I was faithful to the vagrancy of my voice.
I offered the first born of my blood
to the law of my heart
and my soul was an ardent shapeshifter
with the wardrobe of a theatrical poppy
forgetting the lines of a dream.

I was an arsonist waiting in the dark
for the bell of a woman in the doorway,
and my cells were haunted
by the ghosts of the vacant thrones
of dark intensities
that swept me like rain over the masks and hills
of faceless domains.

I squandered myself
like confetti, fire and cherry blossoms
at the weddings of water and gasoline.
Everywhere was threshold and door,
and the world a ghetto of exiles,
a refugee camp for stars and humans alike,
an oildrum under an urban overpass
where I spray-bombed the hunting magic
of the beast masters
who danced to keep warm
under the horns and hides of their sacred shadows.

I have never been anyone
I ever thought I was.
Alone and alone and alone,
the hidden eye under a robe of light,
gazing out at the world from the inside,
I could never claim my thoughts and emotions as my own,
and without realization
I could be the vision
but I could never say that it was mine;
and slowly I was poured out on the ground
like blood and blue wine
and what was left was space, was
the whole palace in a single cornerstone,
a way of keeping everything in mind
and mind in everything,
of holding the world with an open hand,
letting the rivers
slip through the delta of my fingers
back to the sea they issued from
and I was always the last drop of water
to leave the moon.
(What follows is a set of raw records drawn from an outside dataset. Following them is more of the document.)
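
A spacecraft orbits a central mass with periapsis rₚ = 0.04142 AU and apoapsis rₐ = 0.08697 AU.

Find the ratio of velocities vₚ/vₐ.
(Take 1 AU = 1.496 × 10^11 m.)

Convert to SI: rₚ = 0.04142 AU = 6.19643e+09 m; rₐ = 0.08697 AU = 1.30107e+10 m.
Conservation of angular momentum gives rₚvₚ = rₐvₐ, so vₚ/vₐ = rₐ/rₚ.
vₚ/vₐ = 1.30107e+10 / 6.19643e+09 ≈ 2.1.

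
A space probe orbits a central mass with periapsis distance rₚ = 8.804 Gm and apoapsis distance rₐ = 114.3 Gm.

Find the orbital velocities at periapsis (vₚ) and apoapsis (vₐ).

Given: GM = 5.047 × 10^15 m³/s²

Convert to SI: rₚ = 8.804 Gm = 8.804e+09 m; rₐ = 114.3 Gm = 1.143e+11 m.
Use the vis-viva equation v² = GM(2/r − 1/a) with a = (rₚ + rₐ)/2 = (8.804e+09 + 1.143e+11)/2 = 6.1552e+10 m.
vₚ = √(GM · (2/rₚ − 1/a)) = √(5.047e+15 · (2/8.804e+09 − 1/6.1552e+10)) m/s ≈ 1032 m/s = 1.032 km/s.
vₐ = √(GM · (2/rₐ − 1/a)) = √(5.047e+15 · (2/1.143e+11 − 1/6.1552e+10)) m/s ≈ 79.47 m/s = 79.47 m/s.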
Empty and dry,
I lived on ashes and salt, a gnawing thing,
breaking its teeth on minerals,
trying to build a house of transformation
with glass nails, speaking
in the liberated tongues of broken mirrors.

How many days, deserts, dragons,
surviving on the marrow
of thorns, fangs, claws,
on the exhausted fruits of the fire,
on the flakes of blood
I shed like brittle roses,
like the paint of a condemned post office.

There was no more meat on the bones of the gate
and my heart turned into a loaf of coal.
My annihilation was perfected
in the crucible of my skull
by an excruciating isolation
that wept like the swords of diamond clarities
and the women and the children and the books,
and the abandoned shrine
in the tiny grove of my name,
fell away behind me
like wharves in my wake,
points of departure,
everything I’d ever cherished
lost in the undertow of the abyss.

Days of defamation and reptilian discretion.
I lived on nothing, a habit of breathing,
my heart a looping reflex,
terrified by the carnivorous gray of everything,
the short somewhere in the house
that would burn everything down,
the unforeseen event
that would snatch me
from the auroral approach of joy
by making me stand at the window
behind the stone curtains
of a harsher delusion,
always returning me to the same moment
as if a lesson I hadn’t quite mastered yet,
convinced again and again I was a chronic clown
proofreading the encyclopedic obituary
of someone who didn’t know when to quit.